O pedido de prorrogação foi assinado pelos vereadores Adriana Fortunato (PSDB), Dalva Teixeira dos Santos (PSD) e Jorge Luiz da Silva (MDB), que formam a CPI. A prorrogação foi solicitada porque a CPI ainda possui diligências pendentes, incluindo a análise de documentos e a realização de oitivas. Segundo os vereadores, os 90 dias adicionais são necessários para concluir a apuração, reunir os elementos necessários e elaborar o relatório final da comissão.

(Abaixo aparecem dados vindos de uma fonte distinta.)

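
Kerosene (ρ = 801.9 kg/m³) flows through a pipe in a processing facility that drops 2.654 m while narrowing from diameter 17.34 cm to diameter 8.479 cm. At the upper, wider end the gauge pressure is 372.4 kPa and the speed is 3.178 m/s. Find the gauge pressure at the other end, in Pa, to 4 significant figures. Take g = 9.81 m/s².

P₂ ≈ 326500 Pa

Continuity gives A₁v₁ = A₂v₂, so v₂ = (236.2 cm²)/(56.46 cm²) × 3.178 m/s = 13.29 m/s.
Applying Bernoulli between the two ends and solving for P₂: P₂ = P₁ + ½ρ(v₁² − v₂²) − ρgΔh.
P₂ = 372400 + ½·801.9·(3.178² − 13.29²) − 801.9·9.81·(−2.654) = 372400 + (-66780) − (-20880) = 326500 Pa.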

A CPI iniciou seus trabalhos em 10 de junho, tendo Adriana como presidente, Jorge como secretário e Dalva na relatoria. A CPI foi instaurada a partir de uma denúncia encaminhada à Ouvidoria da Câmara, que, segundo o documento de criação da comissão, foi acompanhada de áudios, prints de conversas e relatos. Por meio de requerimento, aprovado em 2 de junho, a Comissão foi iniciada.

A denúncia aponta a suposta cobrança periódica e obrigatória de valores de vereadores, secretários municipais e ocupantes de cargos comissionados ligados ao PL, com quantias que variariam conforme o cargo exercido. Entre os pontos que estão sendo apurados estão a veracidade dos fatos relatados, a possível utilização de cargos públicos para arrecadação financeira partidária, eventual ocorrência de coação ou cobrança obrigatória e a possível vinculação de pagamentos à manutenção de cargos públicos.

A comissão também deve investigar a eventual participação das pessoas envolvidas, os responsáveis pelas supostas cobranças e o possível destino dos valores. Caso sejam identificadas irregularidades, o relatório final poderá ser encaminhado às autoridades competentes para as providências cabíveis.